Der spielte mit den großen Jungen Krieg, er hatte die Schwestern wieder vergessen, und als die Mutter suchend die Straße entlang geht und eine ganze Schar Buben daherstürmen sieht, begreift sie es, Seppel ist eben ein Junge, er will sich austoben. Diesmal ist Seppel auch gar nicht reumütig, ja er brummt, als die Mutter ihn ruft, und er setzt das Brummen oben fort; denn er kommt sich ein wenig wie gefangen im Käfig vor.

Am nächsten Tag hat sich der vorzeitige Frühlingsglanz in Regen verwandelt, und auf Frau Annas Herz ist eine neue Sorge gesunken, Trinchen fiebert und liegt im Bett. Die Nachbarin holt bereitwillig den Arzt herbei, der kommt auch und beruhigt die Mutter, es wäre nicht schlimm. Dennoch wagt sich Frau Anna von der Kleinen nicht fort, und da die Nachbarin keine Zeit hat, schickt sie Seppel nachmittags auf die Straße, er soll allerlei einholen. Sein Wiederkommen dauert sehr lange, und als er endlich kommt, tanzt die Klingel nicht so lebhaft wie sonst, nur zaghaft tönt sie, und Seppel kommt sehr bedrückt in das Zimmer, und sein Blick weicht scheu dem der Mutter aus. Was bedrückt ihn denn?

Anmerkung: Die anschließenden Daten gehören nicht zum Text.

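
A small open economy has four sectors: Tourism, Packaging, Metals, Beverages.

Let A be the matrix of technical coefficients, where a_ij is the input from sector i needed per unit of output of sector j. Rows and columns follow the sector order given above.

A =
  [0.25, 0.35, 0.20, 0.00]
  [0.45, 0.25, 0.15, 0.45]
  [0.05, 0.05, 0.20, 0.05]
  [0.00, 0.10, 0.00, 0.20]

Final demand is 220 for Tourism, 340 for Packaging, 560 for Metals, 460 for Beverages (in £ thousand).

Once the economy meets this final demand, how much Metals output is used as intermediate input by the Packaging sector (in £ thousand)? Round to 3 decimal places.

z_MP = 102.737

I − A =
  [   0.75    -0.35    -0.20     0.00]
  [  -0.45     0.75    -0.15    -0.45]
  [  -0.05    -0.05     0.80    -0.05]
  [   0.00    -0.10     0.00     0.80]
Compute the cofactors C_ij = (−1)^(i+j)·(3×3 minor ij) of I−A; the adjugate is their transpose:
adj(I−A) = Cᵀ =
  [ 0.437250   0.233000   0.153000   0.140625]
  [ 0.294000   0.472000   0.162000   0.275625]
  [ 0.048000   0.047750   0.290250   0.045000]
  [ 0.036750   0.059000   0.020250   0.303750]
det(I−A) = Σ_j (I−A)_1j·C_1j = (0.75)(0.437250) + (-0.35)(0.294000) + (-0.20)(0.048000) + (0.00)(0.036750) = 0.2154375
(I − A)⁻¹ = adj(I−A) / det(I−A) ≈
  [   2.0296     1.0815     0.7102     0.6527]
  [   1.3647     2.1909     0.7520     1.2794]
  [   0.2228     0.2216     1.3473     0.2089]
  [   0.1706     0.2739     0.0940     1.4099]
First solve x = (I − A)⁻¹ d = adj(I−A)·d / det(I−A); in particular x_P = (0.294000·220 + 0.472000·340 + 0.162000·560 + 0.275625·460) / 0.2154375 = 442.6675 / 0.2154375 ≈ 2054.73745.
Intermediate flow from M to P: z_MP = a_MP · x_P = 0.05 × 442.6675 / 0.2154375 = 22.133375 / 0.2154375 ≈ 102.737.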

Frau Anna prüft das Eingeholte, es ist alles da, nur das Geld, das Seppel zurückbringen soll, fehlt. Er hat es verloren. Noch während er das Wort ausspricht, kommen ihm die Tränen; er heult laut und erklärt schluchzend, man hätte es ihm fortgenommen.

„Wer denn?“

Seppel schweigt. Im Mundwinkel und am Kinn sieht die Mutter zwei verdächtige braune Fleckchen, und sie frägt und forscht, und da kommt es denn heraus, zwei Freunde von der Straße, zwei größere Jungen, haben Seppel das Geld fortgenommen und es in Näschereien angelegt, ihm haben sie ein Beuteteilchen davon abgegeben und den guten Rat dazu, das Märlein vom verlorenen Gelde zu sagen. —

In dieser Nacht findet Frau Anna keine Ruhe. Sie sitzt an Trinchens Bett und hört den Atem des Kindes ein wenig unruhig gehen. Nebenan in der Kammer schlafen Ruth und Seppel tief und fest. Der Bube ist unter Tränen eingeschlafen, und als die Mutter einmal zu ihm geht, sieht sie ein Lächeln auf seinem Gesichtchen kommen und gehen, seine Schulderkenntnis ist noch nicht so tief, um ihm den Schlaf zu stören, noch spürt er nicht, wo sich die Wege senken, die in die Tiefe führen.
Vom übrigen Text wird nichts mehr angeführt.